Ding ZM., Babensee JE., Simon SI., Lu H., Perrard JL., Bullard DC., Dai XY., Bromley SK., Dustin ML., Entman ML., Smith CW., Ballantyne CM.
To differentiate the unique and overlapping functions of LFA-1 and Mac-1, LFA-1-deficient mice were developed by targeted homologous recombination in embryonic stem cells, and neutrophil function was compared in vitro and in vivo with Mac-1-deficient, CD18-deficient, and wild-type mice. LFA-1-deficient mice exhibit leukocytosis but do not develop spontaneous infections, in contrast to CD18-deficient mice. After zymosan-activated serum stimulation, LFA-1-deficient neutrophils demonstrated activation, evidenced by up-regulation of surface Mac-1, but did not show increased adhesion to purified ICAM-1 or endothelial cells, similar to CD18-deficient neutrophils.

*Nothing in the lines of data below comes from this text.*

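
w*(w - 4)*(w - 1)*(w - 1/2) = w^4 - 11*w^3/2 + 13*w^2/2 - 2*w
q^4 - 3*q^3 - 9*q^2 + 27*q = q*(q - 3)^2*(q + 3)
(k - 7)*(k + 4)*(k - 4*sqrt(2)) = k^3 - 4*sqrt(2)*k^2 - 3*k^2 - 28*k + 12*sqrt(2)*k + 112*sqrt(2)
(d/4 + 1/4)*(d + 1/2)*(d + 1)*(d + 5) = d^4/4 + 15*d^3/8 + 29*d^2/8 + 21*d/8 + 5/8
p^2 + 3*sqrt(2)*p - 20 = (p - 2*sqrt(2))*(p + 5*sqrt(2))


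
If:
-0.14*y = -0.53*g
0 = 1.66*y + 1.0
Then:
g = -0.16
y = -0.60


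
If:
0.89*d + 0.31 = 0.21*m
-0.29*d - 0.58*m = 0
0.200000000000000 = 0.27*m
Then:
No Solution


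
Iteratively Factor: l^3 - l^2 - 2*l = (l)*(l^2 - l - 2) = l*(l + 1)*(l - 2)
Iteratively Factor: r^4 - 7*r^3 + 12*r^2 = (r)*(r^3 - 7*r^2 + 12*r) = r*(r - 4)*(r^2 - 3*r) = r*(r - 4)*(r - 3)*(r)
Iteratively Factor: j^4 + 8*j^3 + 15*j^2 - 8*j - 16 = (j + 4)*(j^3 + 4*j^2 - j - 4) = (j - 1)*(j + 4)*(j^2 + 5*j + 4) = (j - 1)*(j + 4)^2*(j + 1)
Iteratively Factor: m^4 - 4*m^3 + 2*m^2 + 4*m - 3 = (m - 1)*(m^3 - 3*m^2 - m + 3) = (m - 3)*(m - 1)*(m^2 - 1) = (m - 3)*(m - 1)*(m + 1)*(m - 1)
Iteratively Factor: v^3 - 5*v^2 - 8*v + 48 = (v - 4)*(v^2 - v - 12) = (v - 4)*(v + 3)*(v - 4)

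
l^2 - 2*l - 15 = (l - 5)*(l + 3)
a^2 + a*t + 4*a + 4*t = (a + 4)*(a + t)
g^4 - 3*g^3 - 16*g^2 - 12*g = g*(g - 6)*(g + 1)*(g + 2)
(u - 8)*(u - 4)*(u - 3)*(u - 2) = u^4 - 17*u^3 + 98*u^2 - 232*u + 192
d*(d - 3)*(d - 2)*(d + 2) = d^4 - 3*d^3 - 4*d^2 + 12*d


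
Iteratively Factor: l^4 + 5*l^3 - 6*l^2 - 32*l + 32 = (l - 1)*(l^3 + 6*l^2 - 32) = (l - 2)*(l - 1)*(l^2 + 8*l + 16) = (l - 2)*(l - 1)*(l + 4)*(l + 4)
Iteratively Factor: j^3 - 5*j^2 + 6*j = (j - 3)*(j^2 - 2*j) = (j - 3)*(j - 2)*(j)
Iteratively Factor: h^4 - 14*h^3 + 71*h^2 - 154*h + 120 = (h - 4)*(h^3 - 10*h^2 + 31*h - 30) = (h - 4)*(h - 3)*(h^2 - 7*h + 10) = (h - 5)*(h - 4)*(h - 3)*(h - 2)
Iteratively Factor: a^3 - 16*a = (a + 4)*(a^2 - 4*a) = a*(a + 4)*(a - 4)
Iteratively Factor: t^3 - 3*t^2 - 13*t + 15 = (t + 3)*(t^2 - 6*t + 5) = (t - 1)*(t + 3)*(t - 5)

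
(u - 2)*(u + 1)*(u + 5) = u^3 + 4*u^2 - 7*u - 10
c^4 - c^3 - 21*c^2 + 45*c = c*(c - 3)^2*(c + 5)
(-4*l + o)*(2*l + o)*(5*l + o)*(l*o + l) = -40*l^4*o - 40*l^4 - 18*l^3*o^2 - 18*l^3*o + 3*l^2*o^3 + 3*l^2*o^2 + l*o^4 + l*o^3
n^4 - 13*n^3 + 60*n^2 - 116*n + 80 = (n - 5)*(n - 4)*(n - 2)^2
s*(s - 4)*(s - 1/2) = s^3 - 9*s^2/2 + 2*s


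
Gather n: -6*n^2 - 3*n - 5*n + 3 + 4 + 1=-6*n^2 - 8*n + 8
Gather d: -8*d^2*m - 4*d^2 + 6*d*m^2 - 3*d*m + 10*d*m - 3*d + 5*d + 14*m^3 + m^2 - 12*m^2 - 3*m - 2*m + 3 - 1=d^2*(-8*m - 4) + d*(6*m^2 + 7*m + 2) + 14*m^3 - 11*m^2 - 5*m + 2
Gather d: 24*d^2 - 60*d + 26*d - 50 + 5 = 24*d^2 - 34*d - 45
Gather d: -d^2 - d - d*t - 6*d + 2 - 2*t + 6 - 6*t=-d^2 + d*(-t - 7) - 8*t + 8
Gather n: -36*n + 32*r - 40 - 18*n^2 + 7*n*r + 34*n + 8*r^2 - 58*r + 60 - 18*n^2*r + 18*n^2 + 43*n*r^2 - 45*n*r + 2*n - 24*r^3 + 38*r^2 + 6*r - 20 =-18*n^2*r + n*(43*r^2 - 38*r) - 24*r^3 + 46*r^2 - 20*r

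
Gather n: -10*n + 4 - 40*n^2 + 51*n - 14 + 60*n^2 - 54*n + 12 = 20*n^2 - 13*n + 2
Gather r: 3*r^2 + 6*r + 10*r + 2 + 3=3*r^2 + 16*r + 5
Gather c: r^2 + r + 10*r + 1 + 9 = r^2 + 11*r + 10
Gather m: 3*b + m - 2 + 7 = 3*b + m + 5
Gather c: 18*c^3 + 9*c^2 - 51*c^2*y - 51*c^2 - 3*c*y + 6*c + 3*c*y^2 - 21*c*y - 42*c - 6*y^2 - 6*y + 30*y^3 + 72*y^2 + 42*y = 18*c^3 + c^2*(-51*y - 42) + c*(3*y^2 - 24*y - 36) + 30*y^3 + 66*y^2 + 36*y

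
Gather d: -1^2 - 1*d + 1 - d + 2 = 2 - 2*d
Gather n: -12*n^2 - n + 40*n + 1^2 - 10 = -12*n^2 + 39*n - 9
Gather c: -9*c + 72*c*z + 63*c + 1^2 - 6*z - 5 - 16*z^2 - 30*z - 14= c*(72*z + 54) - 16*z^2 - 36*z - 18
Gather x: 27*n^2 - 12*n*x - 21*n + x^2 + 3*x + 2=27*n^2 - 21*n + x^2 + x*(3 - 12*n) + 2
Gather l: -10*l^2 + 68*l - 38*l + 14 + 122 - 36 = -10*l^2 + 30*l + 100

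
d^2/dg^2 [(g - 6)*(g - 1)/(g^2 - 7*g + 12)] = 12*(-3*g^2 + 21*g - 37)/(g^6 - 21*g^5 + 183*g^4 - 847*g^3 + 2196*g^2 - 3024*g + 1728)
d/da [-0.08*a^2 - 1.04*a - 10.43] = -0.16*a - 1.04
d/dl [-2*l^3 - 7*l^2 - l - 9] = -6*l^2 - 14*l - 1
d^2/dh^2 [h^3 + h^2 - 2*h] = 6*h + 2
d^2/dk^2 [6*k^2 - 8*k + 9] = 12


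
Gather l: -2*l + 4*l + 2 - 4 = 2*l - 2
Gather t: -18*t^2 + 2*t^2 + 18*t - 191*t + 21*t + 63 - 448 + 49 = -16*t^2 - 152*t - 336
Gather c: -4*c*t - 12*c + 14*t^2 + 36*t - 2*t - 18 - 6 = c*(-4*t - 12) + 14*t^2 + 34*t - 24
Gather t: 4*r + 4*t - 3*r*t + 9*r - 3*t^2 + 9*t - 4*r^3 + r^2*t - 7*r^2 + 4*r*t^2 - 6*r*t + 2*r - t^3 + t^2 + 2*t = -4*r^3 - 7*r^2 + 15*r - t^3 + t^2*(4*r - 2) + t*(r^2 - 9*r + 15)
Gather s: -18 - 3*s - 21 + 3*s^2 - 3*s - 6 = 3*s^2 - 6*s - 45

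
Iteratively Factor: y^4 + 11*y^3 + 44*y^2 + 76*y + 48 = (y + 2)*(y^3 + 9*y^2 + 26*y + 24) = (y + 2)*(y + 4)*(y^2 + 5*y + 6) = (y + 2)^2*(y + 4)*(y + 3)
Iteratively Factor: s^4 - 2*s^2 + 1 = (s + 1)*(s^3 - s^2 - s + 1) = (s - 1)*(s + 1)*(s^2 - 1) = (s - 1)*(s + 1)^2*(s - 1)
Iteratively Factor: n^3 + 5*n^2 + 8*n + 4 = (n + 2)*(n^2 + 3*n + 2) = (n + 1)*(n + 2)*(n + 2)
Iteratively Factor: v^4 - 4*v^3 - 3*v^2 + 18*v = (v)*(v^3 - 4*v^2 - 3*v + 18) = v*(v + 2)*(v^2 - 6*v + 9) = v*(v - 3)*(v + 2)*(v - 3)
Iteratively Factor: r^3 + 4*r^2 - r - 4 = (r - 1)*(r^2 + 5*r + 4) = (r - 1)*(r + 1)*(r + 4)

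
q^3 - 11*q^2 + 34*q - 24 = (q - 6)*(q - 4)*(q - 1)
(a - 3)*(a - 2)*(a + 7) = a^3 + 2*a^2 - 29*a + 42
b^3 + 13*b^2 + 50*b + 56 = (b + 2)*(b + 4)*(b + 7)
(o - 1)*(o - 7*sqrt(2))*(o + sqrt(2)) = o^3 - 6*sqrt(2)*o^2 - o^2 - 14*o + 6*sqrt(2)*o + 14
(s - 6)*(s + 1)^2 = s^3 - 4*s^2 - 11*s - 6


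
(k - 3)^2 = k^2 - 6*k + 9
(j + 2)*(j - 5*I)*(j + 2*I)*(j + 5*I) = j^4 + 2*j^3 + 2*I*j^3 + 25*j^2 + 4*I*j^2 + 50*j + 50*I*j + 100*I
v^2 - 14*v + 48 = (v - 8)*(v - 6)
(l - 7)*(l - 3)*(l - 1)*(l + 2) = l^4 - 9*l^3 + 9*l^2 + 41*l - 42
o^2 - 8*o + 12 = (o - 6)*(o - 2)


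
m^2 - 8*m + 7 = (m - 7)*(m - 1)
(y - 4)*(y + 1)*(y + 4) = y^3 + y^2 - 16*y - 16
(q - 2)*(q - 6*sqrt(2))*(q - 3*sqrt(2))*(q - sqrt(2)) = q^4 - 10*sqrt(2)*q^3 - 2*q^3 + 20*sqrt(2)*q^2 + 54*q^2 - 108*q - 36*sqrt(2)*q + 72*sqrt(2)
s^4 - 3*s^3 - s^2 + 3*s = s*(s - 3)*(s - 1)*(s + 1)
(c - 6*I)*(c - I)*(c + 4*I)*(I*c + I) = I*c^4 + 3*c^3 + I*c^3 + 3*c^2 + 22*I*c^2 + 24*c + 22*I*c + 24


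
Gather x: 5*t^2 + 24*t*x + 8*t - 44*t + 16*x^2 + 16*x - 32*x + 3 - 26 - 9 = 5*t^2 - 36*t + 16*x^2 + x*(24*t - 16) - 32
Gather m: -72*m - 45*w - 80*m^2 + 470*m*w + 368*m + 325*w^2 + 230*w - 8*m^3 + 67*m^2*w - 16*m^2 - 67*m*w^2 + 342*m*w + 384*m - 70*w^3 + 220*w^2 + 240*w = -8*m^3 + m^2*(67*w - 96) + m*(-67*w^2 + 812*w + 680) - 70*w^3 + 545*w^2 + 425*w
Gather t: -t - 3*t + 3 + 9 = 12 - 4*t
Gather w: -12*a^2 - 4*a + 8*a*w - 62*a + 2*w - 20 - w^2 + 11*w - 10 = -12*a^2 - 66*a - w^2 + w*(8*a + 13) - 30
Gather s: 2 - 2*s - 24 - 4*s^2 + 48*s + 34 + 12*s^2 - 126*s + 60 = 8*s^2 - 80*s + 72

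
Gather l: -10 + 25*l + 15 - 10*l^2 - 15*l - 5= -10*l^2 + 10*l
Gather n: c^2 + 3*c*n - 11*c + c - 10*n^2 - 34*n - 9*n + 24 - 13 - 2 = c^2 - 10*c - 10*n^2 + n*(3*c - 43) + 9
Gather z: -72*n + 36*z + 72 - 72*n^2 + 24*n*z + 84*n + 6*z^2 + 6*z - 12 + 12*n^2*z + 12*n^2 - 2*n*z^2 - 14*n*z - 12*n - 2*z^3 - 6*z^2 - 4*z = -60*n^2 - 2*n*z^2 - 2*z^3 + z*(12*n^2 + 10*n + 38) + 60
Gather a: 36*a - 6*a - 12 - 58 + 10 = 30*a - 60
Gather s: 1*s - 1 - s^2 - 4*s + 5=-s^2 - 3*s + 4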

Adhesion of Mac-1-deficient neutrophils significantly increased with stimulation, although adhesion was lower than for wild-type neutrophils. Evaluation of the strength of adhesion through LFA-1, Mac-1, and CD18 indicated a marked reduction in firm attachment, with increasing shear stress in LFA-1-deficient neutrophils, similar to CD18-deficient neutrophils, and only a modest reduction in Mac-1-deficient neutrophils. Leukocyte influx in a subcutaneous air pouch in response to TNF-alpha was reduced by 67% and 59% in LFA-1- and CD18-deficient mice but increased by 198% in Mac-1-deficient mice. Genetic deficiencies demonstrate that both LFA-1 and Mac-1 contribute to adhesion of neutrophils to endothelial cells and ICAM-1, but adhesion through LFA-1 overshadows the contribution from Mac-1. Neutrophil extravasation in response to TNF-alpha in LFA-1-deficient mice dramatically decreased, whereas neutrophil extravasation in Mac-1-deficient mice markedly increased.